A couple of months ago we were scrolling through our social media feed when something caught our eye. Our friends at Skinz Protective Gear were giving away a snowmobile. But this wasn’t your typical giveaway.
This was one of the coolest builds we’ve ever seen: a custom mad-max, military-themed Arctic Cat M8000 barely-recognizable under the host of military green, custom-built Skinz products.
How a small, family-owned and operated company can give away a snowmobile is impressive, but why they were giving away a snowmobile is what really caught our attention. Skinz called this the Ultimate Freedom giveaway, with a tagline that reads “Providing opportunities for those who deserve it the most.”
And to enter ... well, you couldn’t enter. Someone else had to nominate you.
“Our industry is full of action heroes and many who aspire to be really good at riding,” Jeff Hawksworth, owner of Skinz Protective Gear, said. “But what we wanted to do is find some real heroes—people who have sacrificed greatly and have been through a lot. We wanted to find those people and use our industry and community to celebrate them and lift them up.”
The contest kicked off in early October at the Rocky Mountain Snowmobile Expo in Denver, CO, as well as a modest social media push announcing the program.
“This was a small experiment and we had no idea what we were about to unleash,” Jon Miller, creative director at Skinz, said. “We opened it up for nominations for a short three-week window and had our industry friends’ help with sharing it. And then we braced ourselves for how many entries we would get.”
The nominations trickled in slowly at first. “They were emotionally-charged accounts of dozens of brave men and women—best friends, spouses, sons, daughters, parents, siblings,” Miller said. “I couldn’t read through any of the nomination entries without crying. I personally had no idea how the Hawksworth family was going to pick the winners.”
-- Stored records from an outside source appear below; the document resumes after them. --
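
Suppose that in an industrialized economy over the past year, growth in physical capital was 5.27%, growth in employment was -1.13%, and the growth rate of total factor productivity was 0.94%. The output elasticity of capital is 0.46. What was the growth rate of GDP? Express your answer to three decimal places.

Labor's share = 1 − 0.46 = 0.54.
Physical capital: 0.46 × 5.27 = 2.4242 pp.
Employment: 0.54 × (-1.13) = -0.6102 pp.
Output growth = 0.94 + 1.814 = 2.754%.

GDP growth was 2.754%.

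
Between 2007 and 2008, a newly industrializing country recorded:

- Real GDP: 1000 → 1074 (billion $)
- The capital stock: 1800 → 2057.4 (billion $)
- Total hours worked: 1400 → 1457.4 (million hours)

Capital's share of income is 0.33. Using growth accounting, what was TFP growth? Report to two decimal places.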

As Veteran’s Day drew closer, the pressure was on. Three finalists were selected, based on two points of criteria—sacrifice as well as a passion for snowmobiling. “Sacrifice was the most important, of course,” Hawksworth said. “But we also wanted to make sure that whoever won this snowmobile, that it would be used to its potential, and that it would get into the hands of someone who might not have otherwise had the opportunity to own a new sled.”